Grâce à une série de mesures législatives audacieuses, ce pays d’Afrique du Nord a vu son score d’égalité juridique bondir de 10 points, se classant ainsi au premier rang mondial des « réformateurs », d’après les précisions fournies par le communiqué de presse relatif à ce rapport.
La Banque mondiale salue les réformes récentes qui ont prolongé le congé parental rémunéré de 90 à 120 jours pour les mères, introduit un jour de congé payé pour les pères, imposé l’égalité salariale et autorisé les demandes relatives à des modalités de travail flexibles. A l’instar de l’Egypte, la Jordanie et Oman ont également réalisé des avancées significatives en matière d’égalité des genres.
D’après le nouveau rapport de la Banque mondiale, seulement 4 % des femmes dans le monde vivent dans des pays leur garantissant des droits économiques quasiment égaux à ceux des hommes.
« C’est le signe que les obstacles empêchant les femmes de contribuer pleinement à la croissance et à la prospérité sont bien plus importants qu’on ne l’estimait auparavant.
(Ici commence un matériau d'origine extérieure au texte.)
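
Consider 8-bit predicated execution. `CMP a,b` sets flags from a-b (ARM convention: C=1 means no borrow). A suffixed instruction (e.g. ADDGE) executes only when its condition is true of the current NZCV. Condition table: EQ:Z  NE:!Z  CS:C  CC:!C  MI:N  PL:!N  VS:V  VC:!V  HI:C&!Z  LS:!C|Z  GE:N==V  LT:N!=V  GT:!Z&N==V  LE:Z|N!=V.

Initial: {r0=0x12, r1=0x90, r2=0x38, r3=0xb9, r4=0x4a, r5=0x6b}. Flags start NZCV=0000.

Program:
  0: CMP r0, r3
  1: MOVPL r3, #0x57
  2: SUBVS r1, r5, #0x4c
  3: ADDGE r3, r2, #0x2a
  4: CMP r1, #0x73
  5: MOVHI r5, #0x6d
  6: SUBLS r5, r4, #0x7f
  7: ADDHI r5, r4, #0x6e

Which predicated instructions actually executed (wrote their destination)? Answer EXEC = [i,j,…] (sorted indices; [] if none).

[0] flags=0000 → (cmp)
[1] flags=0000 PL?T → r3=0x57
[2] flags=0000 VS?F → skip
[3] flags=0000 GE?T → r3=0x62
[4] flags=0011 → (cmp)
[5] flags=0011 HI?T → r5=0x6d
[6] flags=0011 LS?F → skip
[7] flags=0011 HI?T → r5=0xb8

EXEC = [1,3,5,7]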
Et même si ces législations étaient pleinement appliquées, les femmes disposeraient à peine des deux tiers des droits dont bénéficient les hommes », lit-on dans le communiqué.
Le rapport « Les Femmes, l’Entreprise et le Droit » dresse un état des lieux mondial de la participation des femmes à la vie économique dans dix principaux domaines, parmi lesquels, la sécurité contre les violences, l’accès à des services de garde des enfants, l’entrepreneuriat, les protections liées à l’emploi, la propriété et la sécurité à la retraite.